With these changes, it will be important to ensure that staff are fully aware of the emergency plan and well-versed in it during onboarding since it may be a long time until they are required to be trained on it again. Also, there is no rule against running training more often than every other year. Finally, ensure you actually are contacting the emergency preparedness officials you will have to work with in a tragedy to ensure you are all on the same page, even though you don’t have to tell anyone you’re talking to them.

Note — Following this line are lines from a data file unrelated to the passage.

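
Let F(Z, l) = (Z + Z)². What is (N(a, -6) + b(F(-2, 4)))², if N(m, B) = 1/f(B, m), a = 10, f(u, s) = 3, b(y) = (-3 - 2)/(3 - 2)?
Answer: 196/9 ≈ 21.778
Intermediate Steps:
F(Z, l) = 4*Z² (F(Z, l) = (2*Z)² = 4*Z²)
b(y) = -5 (b(y) = -5/1 = -5*1 = -5)
N(m, B) = ⅓ (N(m, B) = 1/3 = ⅓)
(N(a, -6) + b(F(-2, 4)))² = (⅓ - 5)² = (-14/3)² = 196/9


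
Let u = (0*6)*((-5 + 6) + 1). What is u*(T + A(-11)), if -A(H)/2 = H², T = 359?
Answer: 0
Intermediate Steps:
A(H) = -2*H²
u = 0 (u = 0*(1 + 1) = 0*2 = 0)
u*(T + A(-11)) = 0*(359 - 2*(-11)²) = 0*(359 - 2*121) = 0*(359 - 242) = 0*117 = 0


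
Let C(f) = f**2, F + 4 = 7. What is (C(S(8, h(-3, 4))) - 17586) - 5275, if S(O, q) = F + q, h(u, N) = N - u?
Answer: -22761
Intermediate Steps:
F = 3 (F = -4 + 7 = 3)
S(O, q) = 3 + q
(C(S(8, h(-3, 4))) - 17586) - 5275 = ((3 + (4 - 1*(-3)))**2 - 17586) - 5275 = ((3 + (4 + 3))**2 - 17586) - 5275 = ((3 + 7)**2 - 17586) - 5275 = (10**2 - 17586) - 5275 = (100 - 17586) - 5275 = -17486 - 5275 = -22761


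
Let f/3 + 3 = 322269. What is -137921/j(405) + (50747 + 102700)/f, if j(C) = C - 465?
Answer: 352780301/153460 ≈ 2298.8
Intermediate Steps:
j(C) = -465 + C
f = 966798 (f = -9 + 3*322269 = -9 + 966807 = 966798)
-137921/j(405) + (50747 + 102700)/f = -137921/(-465 + 405) + (50747 + 102700)/966798 = -137921/(-60) + 153447*(1/966798) = -137921*(-1/60) + 7307/46038 = 137921/60 + 7307/46038 = 352780301/153460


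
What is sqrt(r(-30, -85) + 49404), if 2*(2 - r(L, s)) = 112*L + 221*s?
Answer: sqrt(241914)/2 ≈ 245.92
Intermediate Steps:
r(L, s) = 2 - 56*L - 221*s/2 (r(L, s) = 2 - (112*L + 221*s)/2 = 2 + (-56*L - 221*s/2) = 2 - 56*L - 221*s/2)
sqrt(r(-30, -85) + 49404) = sqrt((2 - 56*(-30) - 221/2*(-85)) + 49404) = sqrt((2 + 1680 + 18785/2) + 49404) = sqrt(22149/2 + 49404) = sqrt(120957/2) = sqrt(241914)/2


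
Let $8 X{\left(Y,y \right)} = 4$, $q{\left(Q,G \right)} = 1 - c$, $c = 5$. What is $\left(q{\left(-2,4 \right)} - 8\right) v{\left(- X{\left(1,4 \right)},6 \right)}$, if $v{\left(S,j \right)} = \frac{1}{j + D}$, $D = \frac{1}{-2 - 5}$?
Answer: $- \frac{84}{41} \approx -2.0488$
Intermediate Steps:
$q{\left(Q,G \right)} = -4$ ($q{\left(Q,G \right)} = 1 - 5 = -4$)
$D = - \frac{1}{7}$ ($D = \frac{1}{-7} = - \frac{1}{7} \approx -0.14286$)
$X{\left(Y,y \right)} = \frac{1}{2}$ ($X{\left(Y,y \right)} = \frac{1}{8} \cdot 4 = \frac{1}{2}$)
$v{\left(S,j \right)} = \frac{1}{- \frac{1}{7} + j}$ ($v{\left(S,j \right)} = \frac{1}{j - \frac{1}{7}} = \frac{1}{- \frac{1}{7} + j}$)
$\left(q{\left(-2,4 \right)} - 8\right) v{\left(- X{\left(1,4 \right)},6 \right)} = \left(-4 - 8\right) \frac{7}{-1 + 7 \cdot 6} = - 12 \frac{7}{-1 + 42} = - 12 \cdot \frac{7}{41} = - 12 \cdot 7 \cdot \frac{1}{41} = \left(-12\right) \frac{7}{41} = - \frac{84}{41}$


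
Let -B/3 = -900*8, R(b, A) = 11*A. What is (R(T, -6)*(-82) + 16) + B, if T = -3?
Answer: 27028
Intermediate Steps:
B = 21600 (B = -(-2700)*8 = -3*(-7200) = 21600)
(R(T, -6)*(-82) + 16) + B = ((11*(-6))*(-82) + 16) + 21600 = (-66*(-82) + 16) + 21600 = (5412 + 16) + 21600 = 5428 + 21600 = 27028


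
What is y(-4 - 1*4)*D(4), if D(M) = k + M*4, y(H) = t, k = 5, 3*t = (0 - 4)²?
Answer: 112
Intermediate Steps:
t = 16/3 (t = (0 - 4)²/3 = (⅓)*(-4)² = (⅓)*16 = 16/3 ≈ 5.3333)
y(H) = 16/3
D(M) = 5 + 4*M (D(M) = 5 + M*4 = 5 + 4*M)
y(-4 - 1*4)*D(4) = 16*(5 + 4*4)/3 = 16*(5 + 16)/3 = (16/3)*21 = 112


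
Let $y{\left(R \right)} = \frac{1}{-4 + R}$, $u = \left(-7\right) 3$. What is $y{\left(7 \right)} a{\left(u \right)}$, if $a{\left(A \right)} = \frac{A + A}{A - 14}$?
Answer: $\frac{2}{5} \approx 0.4$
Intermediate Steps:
$u = -21$
$a{\left(A \right)} = \frac{2 A}{-14 + A}$
$y{\left(7 \right)} a{\left(u \right)} = \frac{2 \left(-21\right) \frac{1}{-14 - 21}}{-4 + 7} = \frac{2 \left(-21\right) \frac{1}{-35}}{3} = \frac{2 \left(-21\right) \left(- \frac{1}{35}\right)}{3} = \frac{1}{3} \cdot \frac{6}{5} = \frac{2}{5}$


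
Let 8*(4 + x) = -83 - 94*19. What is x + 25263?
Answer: 200203/8 ≈ 25025.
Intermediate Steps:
x = -1901/8 (x = -4 + (-83 - 94*19)/8 = -4 + (-83 - 1786)/8 = -4 + (1/8)*(-1869) = -4 - 1869/8 = -1901/8 ≈ -237.63)
x + 25263 = -1901/8 + 25263 = 200203/8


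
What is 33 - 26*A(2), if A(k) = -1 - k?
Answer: 111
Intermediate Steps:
33 - 26*A(2) = 33 - 26*(-1 - 1*2) = 33 - 26*(-1 - 2) = 33 - 26*(-3) = 33 + 78 = 111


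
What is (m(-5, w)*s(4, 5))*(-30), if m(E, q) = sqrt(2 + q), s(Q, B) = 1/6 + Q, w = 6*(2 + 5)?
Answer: -250*sqrt(11) ≈ -829.16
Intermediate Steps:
w = 42 (w = 6*7 = 42)
s(Q, B) = 1/6 + Q
(m(-5, w)*s(4, 5))*(-30) = (sqrt(2 + 42)*(1/6 + 4))*(-30) = (sqrt(44)*(25/6))*(-30) = ((2*sqrt(11))*(25/6))*(-30) = (25*sqrt(11)/3)*(-30) = -250*sqrt(11)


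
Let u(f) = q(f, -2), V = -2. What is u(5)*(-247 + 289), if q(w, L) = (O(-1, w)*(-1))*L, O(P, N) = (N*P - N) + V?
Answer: -1008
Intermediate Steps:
O(P, N) = -2 - N + N*P (O(P, N) = (N*P - N) - 2 = (-N + N*P) - 2 = -2 - N + N*P)
q(w, L) = L*(2 + 2*w) (q(w, L) = ((-2 - w + w*(-1))*(-1))*L = ((-2 - w - w)*(-1))*L = ((-2 - 2*w)*(-1))*L = (2 + 2*w)*L = L*(2 + 2*w))
u(f) = -4 - 4*f (u(f) = 2*(-2)*(1 + f) = -4 - 4*f)
u(5)*(-247 + 289) = (-4 - 4*5)*(-247 + 289) = (-4 - 20)*42 = -24*42 = -1008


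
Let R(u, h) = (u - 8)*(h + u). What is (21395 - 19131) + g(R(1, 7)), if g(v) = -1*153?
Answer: 2111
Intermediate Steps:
R(u, h) = (-8 + u)*(h + u)
g(v) = -153
(21395 - 19131) + g(R(1, 7)) = (21395 - 19131) - 153 = 2264 - 153 = 2111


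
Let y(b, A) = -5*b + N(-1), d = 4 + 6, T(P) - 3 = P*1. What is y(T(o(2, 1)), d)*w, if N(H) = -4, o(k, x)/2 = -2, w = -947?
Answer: -947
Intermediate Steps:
o(k, x) = -4 (o(k, x) = 2*(-2) = -4)
T(P) = 3 + P (T(P) = 3 + P*1 = 3 + P)
d = 10
y(b, A) = -4 - 5*b (y(b, A) = -5*b - 4 = -4 - 5*b)
y(T(o(2, 1)), d)*w = (-4 - 5*(3 - 4))*(-947) = (-4 - 5*(-1))*(-947) = (-4 + 5)*(-947) = 1*(-947) = -947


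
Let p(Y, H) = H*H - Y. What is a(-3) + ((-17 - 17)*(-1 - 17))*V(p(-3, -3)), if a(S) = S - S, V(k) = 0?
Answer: 0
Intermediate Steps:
p(Y, H) = H² - Y
a(S) = 0
a(-3) + ((-17 - 17)*(-1 - 17))*V(p(-3, -3)) = 0 + ((-17 - 17)*(-1 - 17))*0 = 0 - 34*(-18)*0 = 0 + 612*0 = 0 + 0 = 0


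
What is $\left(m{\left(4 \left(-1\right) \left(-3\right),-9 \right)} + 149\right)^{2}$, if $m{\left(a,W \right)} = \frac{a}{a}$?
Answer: $22500$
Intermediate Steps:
$m{\left(a,W \right)} = 1$
$\left(m{\left(4 \left(-1\right) \left(-3\right),-9 \right)} + 149\right)^{2} = \left(1 + 149\right)^{2} = 150^{2} = 22500$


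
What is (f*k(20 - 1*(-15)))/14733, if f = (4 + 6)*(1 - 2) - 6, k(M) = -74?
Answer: 1184/14733 ≈ 0.080364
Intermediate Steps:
f = -16 (f = 10*(-1) - 6 = -10 - 6 = -16)
(f*k(20 - 1*(-15)))/14733 = -16*(-74)/14733 = 1184*(1/14733) = 1184/14733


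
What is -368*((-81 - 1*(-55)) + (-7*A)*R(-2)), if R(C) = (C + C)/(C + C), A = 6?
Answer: 25024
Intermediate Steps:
R(C) = 1 (R(C) = (2*C)/((2*C)) = (2*C)*(1/(2*C)) = 1)
-368*((-81 - 1*(-55)) + (-7*A)*R(-2)) = -368*((-81 - 1*(-55)) - 7*6*1) = -368*((-81 + 55) - 42*1) = -368*(-26 - 42) = -368*(-68) = 25024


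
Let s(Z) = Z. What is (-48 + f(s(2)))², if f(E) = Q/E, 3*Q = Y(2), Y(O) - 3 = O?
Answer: 80089/36 ≈ 2224.7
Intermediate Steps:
Y(O) = 3 + O
Q = 5/3 (Q = (3 + 2)/3 = (⅓)*5 = 5/3 ≈ 1.6667)
f(E) = 5/(3*E)
(-48 + f(s(2)))² = (-48 + (5/3)/2)² = (-48 + (5/3)*(½))² = (-48 + ⅚)² = (-283/6)² = 80089/36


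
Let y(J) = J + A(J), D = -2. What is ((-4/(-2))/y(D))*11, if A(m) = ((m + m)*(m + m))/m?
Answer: -11/5 ≈ -2.2000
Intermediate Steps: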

Medical History and Physical Examination
Next up, hospitals will no longer have to create a comprehensive medical history and physical examination, commonly known as an H&P, and instead use a pre-surgery/pre-procedure assessment for outpatients if the medical staff deems it responsible. This assessment would have to be documented in the patient’s medical record. The reason to do this would have to factor in the patient’s age, diagnoses, the type and number of surgeries/procedures being performed, comorbidities, the level of anesthesia required for the surgeries/procedures, as well as “nationally recognized guidelines and standards of practice for assessment of specific types of patients prior to specific outpatient surgeries and procedures and applicable state and local health and safety laws.”
It is believed that this leniency will allow facilities to focus more on what makes clinical sense based on the individual instead of having to follow a strict national guideline for each patient. If your medical staff does go ahead with this, it will be important to teach revenue cycle staff that are used to reviewing H&Ps and to realize what documentation may be available on insurance appeals in cases where an H&P was substituted for the new assessment.
Finally, transplant centers will no longer be required to submit clinical experience, outcomes, and other data to obtain re-approval from Medicaid. It will still be required to do data submission, clinical experience, and outcome requirements for initial Medicare approval.
A 2016 study cited in the proposed rule found that these requirements had led to lower transplant rates and increased organ discard. The requirements also led to the removal of sicker patients from liver transplant wait lists. The belief now is that these lower quality requirements will allow for more patients to get transplants without increasing patient risk. On the reimbursement front, it should be possible to get more money from performing more procedures, but it will be important to see if these requirements face further changes.